Re: [PATCH 0/2] page_count can't be used to decide when wp_page_copy

From: Jerome Glisse
Date: Wed Jan 13 2021 - 21:37:35 EST


On Wed, Jan 13, 2021 at 07:39:36PM -0400, Jason Gunthorpe wrote:
> On Wed, Jan 13, 2021 at 04:56:38PM -0500, Jerome Glisse wrote:
>
> > is a broken model and the way GPU use GUP is less broken then RDMA. In
> > GPU driver GUP contract with userspace is that the data the GPU can
> > access is a snapshot of what the process memory was at the time you
> > asked for the GUP. Process can start using different pages right after.
> > There is no constant coherency contract (ie CPU and GPU can be working
> > on different pages).
>
> Look at the habana labs "totally not a GPU" driver, it doesn't work
> that way, GPU compute operations do want coherency.
>
> The mmu notifier hackery some of the other GPU drivers use to get
> coherency requires putting the kernel between every single work
> submission, and has all kinds of wonky issues and limitations - I
> think it is net worse approach than GUP, honestly.

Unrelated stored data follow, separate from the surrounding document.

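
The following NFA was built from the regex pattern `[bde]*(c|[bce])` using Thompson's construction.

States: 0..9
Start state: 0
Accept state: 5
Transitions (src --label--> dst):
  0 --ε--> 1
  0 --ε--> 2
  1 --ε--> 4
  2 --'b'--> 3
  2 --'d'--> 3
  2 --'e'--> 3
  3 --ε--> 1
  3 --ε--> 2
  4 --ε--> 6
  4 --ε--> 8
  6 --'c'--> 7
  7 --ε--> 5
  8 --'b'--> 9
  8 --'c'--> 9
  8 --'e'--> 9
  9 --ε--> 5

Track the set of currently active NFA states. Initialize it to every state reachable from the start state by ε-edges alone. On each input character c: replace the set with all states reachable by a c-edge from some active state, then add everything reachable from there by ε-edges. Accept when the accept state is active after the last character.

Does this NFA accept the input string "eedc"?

Answer: ACCEPT

Derivation:
S₀ = ε-closure({0}) = {0,1,2,4,6,8}
'e' @ 1: {1,2,3,4,5,6,8,9}  (accept∈set)
'e' @ 2: {1,2,3,4,5,6,8,9}  (accept∈set)
'd' @ 3: {1,2,3,4,6,8}
'c' @ 4: {5,7,9}  (accept∈set)
after full input: {5,7,9}  (accept=5 in)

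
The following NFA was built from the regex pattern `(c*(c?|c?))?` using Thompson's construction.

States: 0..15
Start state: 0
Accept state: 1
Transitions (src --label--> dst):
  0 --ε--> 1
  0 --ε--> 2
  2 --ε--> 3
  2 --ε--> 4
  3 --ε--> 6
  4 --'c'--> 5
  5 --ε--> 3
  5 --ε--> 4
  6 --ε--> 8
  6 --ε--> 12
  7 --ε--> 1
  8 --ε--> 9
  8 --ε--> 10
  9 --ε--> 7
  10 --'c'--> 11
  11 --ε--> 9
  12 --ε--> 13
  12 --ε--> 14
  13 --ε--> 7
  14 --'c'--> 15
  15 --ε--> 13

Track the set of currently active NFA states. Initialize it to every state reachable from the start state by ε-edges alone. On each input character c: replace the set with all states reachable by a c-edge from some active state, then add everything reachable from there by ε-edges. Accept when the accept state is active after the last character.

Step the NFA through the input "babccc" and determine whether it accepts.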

Yes what GPU driver do today with GUP is wrong but it is only
use for texture upload/download. So that is a very limited
scope (amdkfd being an exception here).

Yes also to the fact that waiting on GPU fence from mmu notifier
callback is bad. We are thinking on how to solve this.

But what do matter is that hardware is moving in right direction
and we will no longer need GUP. So GUP is dying out in GPU
driver.

Cheers,
Jérôme